James--your post was incredibly helpful. Incidentally, I don't use the NLT for study. (I don't even HAVE the NLT--I just copy and paste from Biblegateway. ;-) I usually use it for this blog, though, because I find it's accessible. "Teaming up" may not be as strong an association as "yoking," but "yoking" is not so evocative in a non-farming culture. On the other hand, I do take your point. Your observations and examples are, I think, right on and help me settle some of the questions in my own mind.

Chris--Yeah, I suppose it's a bit of a stretch, but I don't think it's TOTALLY unrelated or unsimilar. And yes, I do know that infant baptism predated the Donatist controversy. I'm just using infant baptism as a touchstone of describing what I mean, for those who are less familiar with the "parish" concept. If there are any of those reading this blog, which, I suppose, may not be a foregone conclusion.

Jennwith2ns said...

George--you get your own comment because Blogger told me my comment was too long! ;) Thanks for the thoughts. I agree with principle #1. I think principle #2 is not what is stated in this verse, and at most can only be inferred in the "bad company" verse.

"False Christians are bad" is a dangerous line to take; I agree that false TEACHING is bad, but I think we put ourselves in the position of potentially "judging someone else's servants" if we assign "false" and "true" to a person's Christianity. With discernment, it's certainly possible to have some sort of read on whether someone does or does not have a genuine relationship with Jesus, but I still don't think it's our job to decide and label that, really.

I think what ends up happening if one takes that line is that one assumes that people are "false Christians" if their experience of Christ (and maybe a few doctrinal precepts) differ from one's own. On that basis, you would probably say that none of the people in my current church are true Christians, and that therefore my working with and worshiping with them is also "bad." (Or maybe you would question the genuineness of my own relationship with Jesus.) I tend to think, however, that what is going on in my church is discipleship of true Christians who maybe don't all know as much about their faith as some others, but who do, in their way, have a relationship with God.

I'm intrigued by your pastor's approach to TV appearances. I am curious as to how he justifies that biblically. I can see not wanting to be on TBN, I guess, but not because I don't want to associate with "false Christians." I'm missing the Biblical link here, I guess. I do think there are people who say they are Christians who are not (and I would hazard a guess that ALL our churches have them and that we may be completely unable to pick them out), and that the parable of the wheat and the weeds has more to do with this kind of situation than with Christians and avowedly non-Christians.

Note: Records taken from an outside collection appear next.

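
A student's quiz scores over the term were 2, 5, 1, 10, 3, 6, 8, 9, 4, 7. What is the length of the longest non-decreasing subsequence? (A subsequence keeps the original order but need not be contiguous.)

5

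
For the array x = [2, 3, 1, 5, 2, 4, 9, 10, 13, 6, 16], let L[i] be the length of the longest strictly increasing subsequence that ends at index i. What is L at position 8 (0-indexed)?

dp[i] = 1 + max{dp[j] : j<i, x[j]<x[i]} (or 1 if no such j):
i:      0  1  2  3  4  5  6  7  8  9 10
x[i]:   2  3  1  5  2  4  9 10 13  6 16
dp:     1  2  1  3  2  3  4  5  6  4  7
At index 8 the value is 6.

6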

As for the "common cause" thing--I guess that was one of the things I was wondering about, although I think James' treatment of it here (not the biblical James, although you are, of course, quite biblical, James ;) is probably more the way I see that kind of an alliance. At any rate, I don't think I was saying Jesus did that. I think I was just saying He hung out with and related closely to people who one might expect the church to say not to associate with on the basis of this passage. I was wondering about whether this constituted "yoking" or not, I guess.

Anonymous said...


Your mom is so good at staying out of trouble. I know she has strong opinions. She must be dying to say more than she does...

The "Biblical link" for what I was trying to say is I Cor. 5:9-13 (NASB), "I wrote you in my letter not to associate with immoral people; I did not at all mean with the immoral people of this world, or with the covetous and swindlers, or with idolators, for then you would have to go out of the world. But actually, I wrote to you not to associate with any so-called brother if he is an immoral person, or covetous, or an idolator, or a reviler, or a drunkard, or a swindler - not even to eat with such a one. For what have I to do with judging outsiders? Do you not judge those who are within the church? But those who are outside God judges. Remove the wicked man from among yourselves." My intention in point #2 was nothing more or nothing less than described in these verses.

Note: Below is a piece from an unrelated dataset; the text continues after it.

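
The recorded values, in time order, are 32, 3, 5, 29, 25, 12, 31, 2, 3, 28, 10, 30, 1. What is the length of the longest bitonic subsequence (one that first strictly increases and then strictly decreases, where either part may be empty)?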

BTW, are you judging me by presuming what I'd "probably say"? ;-)


Jennwith2ns said...

George--d'oh! Not sure why those passages didn't jump to mind. I accept that. I still think I have some reservations about the way point 2 was stated originally, but yes, that passage is fairly unequivocal. I think the description of "false Christian" from this verse was different than what I was thinking you meant, based on some teaching I've heard from you pastor previously.

As for your final question: I dunno--maybe? I don't believe I was assigning a value to my prediction. I was just guessing. Are guessing and judging the same thing? Is it judging someone to anticipate their reaction based on previous interactions? ;)

Mary Anne said...

Jenn: you are very wise. You should be a pastor.